Renal action of acute chloroquine and paracetamol administration in the anesthetized, fluid-balanced rat

Chloroquine induces diuresis, natriuresis, and an increase in glomerular filtration rate (GFR) in the rat. These responses are modified in rats with analgesic nephropathy induced by longterm paracetamol (acetaminophen) administration. Here, the effects of acute paracetamol treatment on renal function and the response to chloroquine are reported. Under intraval anesthesia (100 mg kg-1) male Sprague-Dawley rats (n = 6/group) were infused with 2.5% dextrose for 3 h.

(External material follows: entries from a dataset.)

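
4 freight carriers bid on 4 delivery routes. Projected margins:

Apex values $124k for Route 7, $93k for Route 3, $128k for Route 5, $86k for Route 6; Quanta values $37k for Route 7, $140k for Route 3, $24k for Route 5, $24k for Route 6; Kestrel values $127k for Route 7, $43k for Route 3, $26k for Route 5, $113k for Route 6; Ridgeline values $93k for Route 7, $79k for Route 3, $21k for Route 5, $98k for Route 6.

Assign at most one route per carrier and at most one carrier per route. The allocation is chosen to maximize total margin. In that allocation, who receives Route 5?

Apex receives Route 5.

Optimal: Apex→Route 5 ($128k), Quanta→Route 3 ($140k), Kestrel→Route 7 ($127k), Ridgeline→Route 6 ($98k) — total 128+140+127+98 = $493k.
Swapping Ridgeline↔Apex (Ridgeline→Route 5 $21k, Apex→Route 6 $86k) loses 119.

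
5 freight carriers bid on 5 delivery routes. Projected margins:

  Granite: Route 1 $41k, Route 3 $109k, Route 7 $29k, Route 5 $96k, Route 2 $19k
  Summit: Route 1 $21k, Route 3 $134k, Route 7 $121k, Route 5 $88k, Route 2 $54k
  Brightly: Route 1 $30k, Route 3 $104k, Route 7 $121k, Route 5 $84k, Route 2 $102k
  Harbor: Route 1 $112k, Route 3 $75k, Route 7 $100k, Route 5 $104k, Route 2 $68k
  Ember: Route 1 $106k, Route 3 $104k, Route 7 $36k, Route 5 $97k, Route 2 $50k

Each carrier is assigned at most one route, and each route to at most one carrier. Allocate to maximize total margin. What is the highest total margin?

Optimal: Granite→Route 3 ($109k), Summit→Route 7 ($121k), Brightly→Route 2 ($102k), Harbor→Route 5 ($104k), Ember→Route 1 ($106k) — total 109+121+102+104+106 = $542k.
Row-greedy (each carrier in turn takes its best remaining route) gives $541k, worse by 1.
Swapping Harbor↔Brightly (Harbor→Route 2 $68k, Brightly→Route 5 $84k) loses 54.
Checked against all permutations: $542k is optimal.

Maximum total: $542k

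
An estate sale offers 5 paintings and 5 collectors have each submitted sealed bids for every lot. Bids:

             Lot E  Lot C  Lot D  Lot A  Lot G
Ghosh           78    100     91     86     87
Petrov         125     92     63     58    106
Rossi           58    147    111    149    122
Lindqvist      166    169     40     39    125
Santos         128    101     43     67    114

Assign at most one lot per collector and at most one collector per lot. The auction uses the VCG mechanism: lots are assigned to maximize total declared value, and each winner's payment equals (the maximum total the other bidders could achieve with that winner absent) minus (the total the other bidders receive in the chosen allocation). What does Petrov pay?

Petrov pays $14.

Efficient allocation: Ghosh→Lot D ($91), Petrov→Lot E ($125), Rossi→Lot A ($149), Lindqvist→Lot C ($169), Santos→Lot G ($114); total welfare W = $648.
Petrov receives Lot E at value $125, so the others get W − 125 = $523.
Without Petrov: best allocation of the remaining 4 bidders over all 5 lots is Ghosh→Lot D ($91), Rossi→Lot A ($149), Lindqvist→Lot C ($169), Santos→Lot E ($128), total $537.
VCG payment = (others' best without Petrov) − (others' welfare with Petrov) = 537 − 523 = $14.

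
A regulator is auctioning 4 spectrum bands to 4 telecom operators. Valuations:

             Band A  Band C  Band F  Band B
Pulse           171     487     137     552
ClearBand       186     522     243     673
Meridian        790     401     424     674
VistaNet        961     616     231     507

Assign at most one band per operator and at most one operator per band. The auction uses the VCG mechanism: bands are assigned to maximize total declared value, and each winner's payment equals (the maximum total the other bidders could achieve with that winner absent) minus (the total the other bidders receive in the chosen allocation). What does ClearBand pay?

ClearBand pays $250M.

Efficient allocation: Pulse→Band C ($487M), ClearBand→Band B ($673M), Meridian→Band F ($424M), VistaNet→Band A ($961M); total welfare W = $2545M.
ClearBand receives Band B at value $673M, so the others get W − 673 = $1872M.
Without ClearBand: best allocation of the remaining 3 bidders over all 4 bands is Pulse→Band C ($487M), Meridian→Band B ($674M), VistaNet→Band A ($961M), total $2122M.
VCG payment = (others' best without ClearBand) − (others' welfare with ClearBand) = 2122 − 1872 = $250M.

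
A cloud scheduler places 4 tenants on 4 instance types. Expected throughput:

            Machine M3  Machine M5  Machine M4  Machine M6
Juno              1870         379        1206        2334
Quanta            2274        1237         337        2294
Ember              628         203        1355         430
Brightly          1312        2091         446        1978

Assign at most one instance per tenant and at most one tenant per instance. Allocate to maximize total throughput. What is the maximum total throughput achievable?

Maximum total: 8054 ops/s

Optimal: Juno→Machine M6 (2334 ops/s), Quanta→Machine M3 (2274 ops/s), Ember→Machine M4 (1355 ops/s), Brightly→Machine M5 (2091 ops/s) — total 2334+2274+1355+2091 = 8054 ops/s.
Next-best assignment: Juno→Machine M3, Quanta→Machine M6, Ember→Machine M4, Brightly→Machine M5 = 7610 ops/s.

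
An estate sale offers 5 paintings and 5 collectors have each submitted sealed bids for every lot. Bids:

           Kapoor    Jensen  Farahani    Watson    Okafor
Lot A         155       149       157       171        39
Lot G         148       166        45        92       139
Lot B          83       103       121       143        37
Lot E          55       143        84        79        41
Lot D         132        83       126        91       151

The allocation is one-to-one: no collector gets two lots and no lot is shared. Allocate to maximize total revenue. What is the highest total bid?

Maximum total: $742

Optimal: Kapoor→Lot G ($148), Jensen→Lot E ($143), Farahani→Lot A ($157), Watson→Lot B ($143), Okafor→Lot D ($151) — total 148+143+157+143+151 = $742.
Max-entry greedy (repeatedly take the single best remaining cell) gives $664, worse by 78.
Next-best assignment: Kapoor→Lot G, Jensen→Lot E, Farahani→Lot B, Watson→Lot A, Okafor→Lot D = $734.
Swapping Farahani↔Kapoor (Farahani→Lot G $45, Kapoor→Lot A $155) loses 105.
Every other assignment is strictly worse.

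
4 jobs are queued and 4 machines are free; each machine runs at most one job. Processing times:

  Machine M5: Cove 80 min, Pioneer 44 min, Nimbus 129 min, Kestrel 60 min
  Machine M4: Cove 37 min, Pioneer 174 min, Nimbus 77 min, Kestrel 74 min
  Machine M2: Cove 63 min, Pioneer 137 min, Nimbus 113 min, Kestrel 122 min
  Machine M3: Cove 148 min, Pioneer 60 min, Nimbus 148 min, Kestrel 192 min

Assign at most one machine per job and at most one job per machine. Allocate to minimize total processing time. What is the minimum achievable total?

This is the linear assignment problem.
Optimal: Cove→Machine M2 (63 min), Pioneer→Machine M3 (60 min), Nimbus→Machine M4 (77 min), Kestrel→Machine M5 (60 min) — total 63+60+77+60 = 260 min.
Column-greedy (each machine in turn goes to its cheapest remaining job) gives 386 min, worse by 126.
Swapping Nimbus↔Pioneer (Nimbus→Machine M3 148 min, Pioneer→Machine M4 174 min) adds 185.

Min total: 260 min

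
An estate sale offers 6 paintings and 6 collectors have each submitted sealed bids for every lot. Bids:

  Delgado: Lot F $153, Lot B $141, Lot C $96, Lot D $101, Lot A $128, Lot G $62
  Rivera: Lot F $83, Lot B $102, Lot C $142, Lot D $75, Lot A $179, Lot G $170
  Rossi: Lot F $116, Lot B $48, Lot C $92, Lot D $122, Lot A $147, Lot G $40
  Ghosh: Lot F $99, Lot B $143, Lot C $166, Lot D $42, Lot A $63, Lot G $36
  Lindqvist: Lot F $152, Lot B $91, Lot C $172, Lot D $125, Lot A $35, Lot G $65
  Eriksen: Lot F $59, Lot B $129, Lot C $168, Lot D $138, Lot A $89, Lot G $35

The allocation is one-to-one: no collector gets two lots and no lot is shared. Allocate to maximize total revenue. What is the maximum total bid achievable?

Treat this as an assignment problem: match each collector to one lot.
Optimal: Delgado→Lot F ($153), Rivera→Lot G ($170), Rossi→Lot A ($147), Ghosh→Lot B ($143), Lindqvist→Lot C ($172), Eriksen→Lot D ($138) — total 153+170+147+143+172+138 = $923.
Max-entry greedy (repeatedly take the single best remaining cell) gives $825, worse by 98.
Next-best assignment: Delgado→Lot B, Rivera→Lot G, Rossi→Lot A, Ghosh→Lot C, Lindqvist→Lot F, Eriksen→Lot D = $914.

Max total: $923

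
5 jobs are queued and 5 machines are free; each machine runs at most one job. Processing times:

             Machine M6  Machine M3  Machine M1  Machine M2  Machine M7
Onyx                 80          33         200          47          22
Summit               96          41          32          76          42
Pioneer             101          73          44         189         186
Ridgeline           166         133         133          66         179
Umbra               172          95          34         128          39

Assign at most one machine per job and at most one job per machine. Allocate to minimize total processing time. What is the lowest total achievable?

Minimum total: 264 min

Optimal: Onyx→Machine M7 (22 min), Summit→Machine M3 (41 min), Pioneer→Machine M6 (101 min), Ridgeline→Machine M2 (66 min), Umbra→Machine M1 (34 min) — total 22+41+101+66+34 = 264 min.
Column-greedy (each machine in turn goes to its cheapest remaining job) gives 407 min, worse by 143.
No other one-to-one assignment undercuts 264 min.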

After a control hour, they received either vehicle, chloroquine (0.04 mg h-1), paracetamol (priming dose of 210 mg kg-1 followed by 110 mg kg-1 h-1) or chloroquine and paracetamol over the next hour. Compared with vehicle, chloroquine infusion resulted in increases in GFR (2.4 ± 0.3 versus 4.8 ± 0.6 mi min-1), urine flow (4.2 ± 0.3 versus 10.4 ± 0.7 mi h-1), and sodium excretion (47.7 ± 4.1 versus 171.2 ± 18.6 μmol h-1) and a reduction in urine osmolality (223.2 ± 5.9 versus 121.7 ± 23.9 mOsM kg-1). Paracetamol reduced sodium excretion but had no effect on urine flow, GFR, or urine osmolality. When combined, paracetamol blocked the chloroquine-induced diuresis (3.9 ± 0.7 mi h-1) and natriuresis (22.6 ± 8.5 μmol h-1), attenuated the increase in glomerular filtration rate (3.5 ± 0.2 mi min-1), and raised urine osmolality (280.0 ± 22.8 mOsM kg-1). The differing effects of acute and long-term paracetamol treatment on basal and chloroquine-mediated renal function suggest that the length of prior exposure to paracetamol, and thus the presence of analgesic nephropathy, is an important determinant of the renal response to chloroquine.